We were amazed by the creativity of the costumes! Be sure to check out every group that passes by you. We saw people dressed as monkeys, squid, gold miners, and fish – just to name a few!
After watching the incredible parade, you will have your opinion of who you thought did well, but how will you know if you were right?!
There are many judges (~40) stationed throughout the parade route that are judging each school on one specific criteria such as costumes, floats, continuity, etc. Each judge’s scores are announced starting around 6PM on Ash Wednesday and the winner is announced shortly afterward. If you’re still in Rio, it worth stopping by a bar where they are announcing the scores to be a part of the excitement!
Want to Learn More About the Sambodromo?
You can learn more about the Sambodromo and tour one of the samba schools in La Cuidad do Samba (“Samba City”), a square block in Rio that consists of warehouses used by the 13 competing samba schools to build their floats and costumes for the Sambodromo.
You should not just show up and expect to find a tour (like we did…). Only one of the samba schools, Rio Grande, offers tours to visitors. The tours are Monday-Saturday at 11AM and 4PM. They recommend booking online, however we just showed up and they were able to accommodate us. They have tours in English and in Portuguese where they explain the history of Carnival, provide a tour of the warehouse where you can see them working on floats and costumes, and even let you try on costumes from past parades! The cost of the tour was R$80 or ~$20 USD per person.
What else can you do in Rio during Carnival?

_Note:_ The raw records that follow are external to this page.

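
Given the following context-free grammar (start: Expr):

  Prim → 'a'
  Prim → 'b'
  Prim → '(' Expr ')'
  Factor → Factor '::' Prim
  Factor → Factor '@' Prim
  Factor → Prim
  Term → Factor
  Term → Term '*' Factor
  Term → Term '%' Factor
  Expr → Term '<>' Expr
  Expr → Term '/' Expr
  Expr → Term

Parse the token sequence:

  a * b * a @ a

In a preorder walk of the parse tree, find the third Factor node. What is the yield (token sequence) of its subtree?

a @ a

[Expr [Term [Term [Term [Factor [Prim a]]] * [Factor [Prim b]]] * [Factor [Factor [Prim a]] @ [Prim a]]]]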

Many businesses are shut down on the Monday and Tuesday of Carnival, though many restaurants remained open. We were advised not to attempt to visit any tourist sites in Rio during Carnival, as this is when the city is most packed with tourists. While we heeded this advice, we met others who did.
We were lucky to visit Rio twice, once before Carnival and once during, and we’re putting together a post on our favorite things to do in Rio and will link it here soon!
Final Tips for the Sambodromo
Getting to experience the Sambadromo parade during Carnival was an incredible experience, but if we had the opportunity to do it all over again we would make some tweaks. After traveling for 7 months, we did not have the energy nor desire to party for 4 straight days and when we did go to a bloco we found them to be overwhelming.
For longterm travelers, we would recommend going to the Champions parade that occurs the weekend after Carnival. The prices for the Champions Parade are cheaper and you will still see the best six schools. You will also be able to find cheaper accommodations that weekend than during Carnival. And, don’t worry, the party in Rio doesn’t stop just because Carnival is technically over, you’ll still be able to find people partying in the streets that weekend!
In sum by going to the Champions Parade, you get the bright colors, best performances of the parade, and Carnival atmosphere for a fraction of the price!
There you have it, our Sambadromo Rio Carnival tips. Until next time, happy adventuring!
All costs are current as of February 2020.